Ombudsman Paul Kenny has also attacked the accountancy profession for pushing through new financial reporting rules that he says distort the true level of companies' pension deficits.
The ombudsman, appointed by the government to adjudicate on pension disputes, said it made little sense for employers with a high turnover of younger workers to exclude them from defined benefit plans. While these schemes offer potentially expensive guaranteed pensions linked to pay, the benefits are of limited value to job-hopping employees who move on after a few years.
This makes them potentially less costly for employers than defined contribution pensions, according to Kenny.
While these schemes offer no guarantees, employees can freely transfer their benefits, including employer contribution, when they move job.
Kenny made his comments to the annual conference of the Irish Bank Officials Association, which is locked in a bitter dispute with Bank of Ireland over its decision to shut the main pension scheme to new workers hired from last week.
According to Kenny's argument, this could be a false economy because banks tend to suffer from high staff turnover, especially at junior grades.
"A serial early leaver with benefits built up from a bunch of defined contribution schemes will probably be in a better position than somebody leaving a defined benefit scheme after a short period, " Kenny said. "If you've a high turnover of staff, a defined benefit scheme is probably not costing a bean because, when workers leave the company, most of their money stays in the scheme.
The transfer value of their pensions is typically very small, probably little more than a refund of their own contributions with no element of the employer's contributions."

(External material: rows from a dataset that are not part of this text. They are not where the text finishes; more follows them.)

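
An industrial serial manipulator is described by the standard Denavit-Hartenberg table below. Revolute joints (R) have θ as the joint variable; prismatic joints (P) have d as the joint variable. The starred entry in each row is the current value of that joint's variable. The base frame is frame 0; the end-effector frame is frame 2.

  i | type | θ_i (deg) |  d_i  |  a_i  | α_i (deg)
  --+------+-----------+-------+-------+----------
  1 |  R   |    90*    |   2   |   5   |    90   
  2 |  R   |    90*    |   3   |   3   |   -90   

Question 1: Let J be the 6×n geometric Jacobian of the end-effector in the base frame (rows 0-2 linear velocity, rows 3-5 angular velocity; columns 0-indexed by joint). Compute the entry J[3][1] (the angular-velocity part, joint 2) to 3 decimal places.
axis z_1 = (1.0000,-0.0000,0.0000); lever o_n−o_1 = (3.0000,0.0000,3.0000)
cross product → J_v[:, 1] = (-0.0000,-3.0000,0.0000)
J_ω[:, 1] = z_1
entry J[3][1] = 1.0000

1.000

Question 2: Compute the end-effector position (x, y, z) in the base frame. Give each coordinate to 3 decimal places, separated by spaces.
after link 1: o_1 = (0.0000, 5.0000, 2.0000)
after link 2: o_2 = (3.0000, 5.0000, 5.0000)

3.000 5.000 5.000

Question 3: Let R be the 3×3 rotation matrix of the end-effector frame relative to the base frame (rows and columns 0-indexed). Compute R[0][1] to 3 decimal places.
End-effector y-axis (col 1 of R) = (-1.0000,0.0000,-0.0000)
R[0][1] = -1.0000

-1.000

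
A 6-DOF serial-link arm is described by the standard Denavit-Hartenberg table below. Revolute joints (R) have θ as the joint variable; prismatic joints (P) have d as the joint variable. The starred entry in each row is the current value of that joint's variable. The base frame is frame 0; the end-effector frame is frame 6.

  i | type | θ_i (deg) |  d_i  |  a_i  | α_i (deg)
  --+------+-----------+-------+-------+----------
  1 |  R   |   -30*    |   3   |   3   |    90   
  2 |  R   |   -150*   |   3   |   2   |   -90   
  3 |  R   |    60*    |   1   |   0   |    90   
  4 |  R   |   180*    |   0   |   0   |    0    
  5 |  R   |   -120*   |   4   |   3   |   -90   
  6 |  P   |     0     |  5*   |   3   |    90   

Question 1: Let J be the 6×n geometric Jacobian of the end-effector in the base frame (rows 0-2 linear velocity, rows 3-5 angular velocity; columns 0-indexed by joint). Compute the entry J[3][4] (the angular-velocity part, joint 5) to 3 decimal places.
-0.900

axis z_4 = (-0.8995,-0.0580,-0.4330); lever o_n−o_4 = (-0.3427,-3.4417,-8.0646)
cross product → J_v[:, 4] = (-1.0224,-7.1058,3.0760)
J_ω[:, 4] = z_4
entry J[3][4] = -0.8995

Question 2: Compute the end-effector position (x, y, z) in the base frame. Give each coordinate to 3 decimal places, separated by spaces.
-0.312 -6.924 -6.931

after link 1: o_1 = (2.5981, -1.5000, 3.0000)
after link 2: o_2 = (-0.4019, -3.2321, 2.0000)
after link 3: o_3 = (0.0311, -3.4821, 1.1340)
after link 4: o_4 = (0.0311, -3.4821, 1.1340)
after link 5: o_5 = (-2.3550, -2.9139, -3.2231)
after link 6: o_6 = (-0.3116, -6.9237, -6.9306)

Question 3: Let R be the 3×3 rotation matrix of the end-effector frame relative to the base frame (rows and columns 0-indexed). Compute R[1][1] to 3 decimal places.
End-effector y-axis (col 1 of R) = (0.1663,-0.9620,-0.2165)
R[1][1] = -0.9620

-0.962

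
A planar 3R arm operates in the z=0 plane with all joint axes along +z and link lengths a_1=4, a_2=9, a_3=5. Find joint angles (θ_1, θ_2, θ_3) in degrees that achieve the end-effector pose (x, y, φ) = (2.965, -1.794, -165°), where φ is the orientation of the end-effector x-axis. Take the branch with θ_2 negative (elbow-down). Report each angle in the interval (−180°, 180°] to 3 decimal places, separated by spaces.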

The ombudsman also used his IBOA to launch a stinging attack on the accounting profession for controversial new rules that force companies to recognise huge pension liabilities that might never arise.
"Companies are not allowed to anticipate future profits so why should they have to anticipate future liabilities?"
he said.
The ombudsman blamed the accounting rules for speeding up the demise of defined benefit pensions. "It has introduced huge volatility so that even small changes in the underlying conditions can bring about major balance sheet changes."